In the biographical notes on Judas Iscariot that follow I suggest that the cognomen Iscariot is a Greek garbling of another Hebrew word, צרעת, meaning “leprosy”, pronounced in the Romanized Tiberian Hebrew of the time as ṣāraʻaṯ; and that Ish-ṣāraʻaṯ (man with leprosy), was given a “k” when transitioning into Greek to make it sound more natural in Greek-attuned ears. If the reader is wondering “Which is it?”, my answer is “Both.” As with the cognomen Magdalene, which has a number of clearly intended meanings, I think this cognomen Iscariot has one meaning for the family (“Man from Kohath”) but, in Simon’s case, this second meaning as well.
Mary Magdalene, as a former Temple priestess on Mount Gerizim, is also closely associated in this gospel with the Samaritans. Indeed, her cognomen, which might be rooted in the word migdal (“tower” or “watchtower”) might refer to this land of Zuph, the land of watchers.

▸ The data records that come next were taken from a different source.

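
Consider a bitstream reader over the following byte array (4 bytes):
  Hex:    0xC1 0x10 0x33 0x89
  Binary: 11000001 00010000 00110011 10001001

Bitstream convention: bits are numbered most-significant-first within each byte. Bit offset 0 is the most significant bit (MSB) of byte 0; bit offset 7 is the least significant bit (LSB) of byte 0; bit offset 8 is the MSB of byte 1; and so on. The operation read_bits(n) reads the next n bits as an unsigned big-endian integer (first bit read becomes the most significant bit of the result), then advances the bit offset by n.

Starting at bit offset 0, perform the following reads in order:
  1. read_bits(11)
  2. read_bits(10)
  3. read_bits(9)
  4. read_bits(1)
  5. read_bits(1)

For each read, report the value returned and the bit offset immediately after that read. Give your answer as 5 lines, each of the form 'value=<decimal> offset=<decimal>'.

Read 1: bits[0:11] width=11 -> value=1544 (bin 11000001000); offset now 11 = byte 1 bit 3; 21 bits remain
Read 2: bits[11:21] width=10 -> value=518 (bin 1000000110); offset now 21 = byte 2 bit 5; 11 bits remain
Read 3: bits[21:30] width=9 -> value=226 (bin 011100010); offset now 30 = byte 3 bit 6; 2 bits remain
Read 4: bits[30:31] width=1 -> value=0 (bin 0); offset now 31 = byte 3 bit 7; 1 bits remain
Read 5: bits[31:32] width=1 -> value=1 (bin 1); offset now 32 = byte 4 bit 0; 0 bits remain

Answer: value=1544 offset=11
value=518 offset=21
value=226 offset=30
value=0 offset=31
value=1 offset=32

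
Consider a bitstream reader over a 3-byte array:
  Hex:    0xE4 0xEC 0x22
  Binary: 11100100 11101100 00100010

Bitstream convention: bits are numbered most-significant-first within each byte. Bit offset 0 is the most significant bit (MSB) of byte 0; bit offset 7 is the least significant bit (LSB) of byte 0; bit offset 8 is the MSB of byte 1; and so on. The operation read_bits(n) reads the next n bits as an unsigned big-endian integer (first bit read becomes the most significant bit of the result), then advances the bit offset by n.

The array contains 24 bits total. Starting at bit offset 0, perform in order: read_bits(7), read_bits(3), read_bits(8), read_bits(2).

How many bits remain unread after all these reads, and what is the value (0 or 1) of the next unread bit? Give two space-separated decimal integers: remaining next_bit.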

And Mary Magdalene has already been associated by this gospel with Rachel, who wept for her “lost sons” in this land of Ramah (Jeremiah 31:15-16): Mary and Jesus met in chapter 4 at Jacob’s Well, just as Jacob and Rachel met at a well, perhaps the same well. With all of these close family ties to the Samaritan territory, there were quite likely Samaritans in the family, which may help explain how it is that Mary Magdalene was able to enter service as a Samaritan Temple priestess.
These connections also would give us insight as to why Joseph of Arimathea was a “secret disciple” of Jesus (John 19:38). He and his family, with all of these close connections to the Samaritans, would not want to celebrate the most notorious of them, Mary Magdalene’s service as a priestess followed by her marriage (without the permission of her estranged father Simon) to the equally notorious Jesus. Still, as the wealthy businessman uncle of Mary, the brother of the wealthy businessman Simon the Leper, Joseph could go to Pontius Pilate, representing father and widowed daughter, with sufficient leverage to take control of the body of Jesus before others (especially the Roman authorities and those on the Sanhedrin who thought ill of Jesus) did. Normally a crucified body would be left for days on the cross as a “lesson” to the populace, to be pecked at by vultures, consumed by insects, and gnawed at by carnivorous animals. The body of Jesus, with all its volatile political implications, would need to be disposed of quickly. What is more, if Joseph and/or Nicodemus were aware of the possible plans for Jesus to take drugs (in the sour wine of 19:28-30) to put him into a deep coma (see the essay in this volume “The Trial, Death, and Resurrection of Jesus”), then there was all the more reason to gain speedy control of his body.